I am using Java 1.7 and JDBC 4 and Postgres. I am trying to use a PreparedStatement with an array to fill a SQL in clause. But, the SQL generated seems to have "{" and "}" in it. Here is the code:
PreparedStatement ptmt =
connection.prepareStatement("select * from foo where id in (?)");
String[] values = new String[3];
values[0] = "a";
values[1] = "b";
values[2] = "c";
ptmt.setArray(1, connection.createArrayOf("text", values));
The resulting SQL looks like this:
select * from foo where id in ('{"a","b","c"}')
Which, can't work. This is how it should look:
select * from foo where id in ("a","b","c")
or
select * from foo where id in ('a','b','c')
What am I missing here?
Use = ANY subquery expression.
PreparedStatement ptmt = connection.prepareStatement("select * from foo where id = ANY(?)");
String[] values = new String[]{"a","b","c"};
ptmt.setArray(1, connection.createArrayOf("text", values));
And if you need to enforce types in the query you can do something like this.

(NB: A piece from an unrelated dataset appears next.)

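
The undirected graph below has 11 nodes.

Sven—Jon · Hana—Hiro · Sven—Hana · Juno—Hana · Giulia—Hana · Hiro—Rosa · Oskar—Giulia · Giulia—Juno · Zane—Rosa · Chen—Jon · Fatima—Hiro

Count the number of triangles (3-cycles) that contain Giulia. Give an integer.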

select * from foo where id = ANY(?::text[])
The PostgreSQL documentation has more details. This snippet is worth noting:
SOME is a synonym for ANY. IN is equivalent to = ANY.
When your database field is of type array
, then you can use the PreparedStatement.setArray()
to send an array to the query. But, in your case, it's not really an array, rather is a variable no of arguments, and you can't do that. i.e.
PreparedStatement ptmt = connection.prepareStatement("select * from foo where id in (?)");
can take only one parameter. If you want 3 parameters to be passed, you have to do
PreparedStatement ptmt = connection.prepareStatement("select * from foo where id in (?, ?, ?)");
And do ptmt.setString(n, "String")
thrice.
If your no of arguments aren't constant, then construct the query dynamically, although, you loose the efficiency.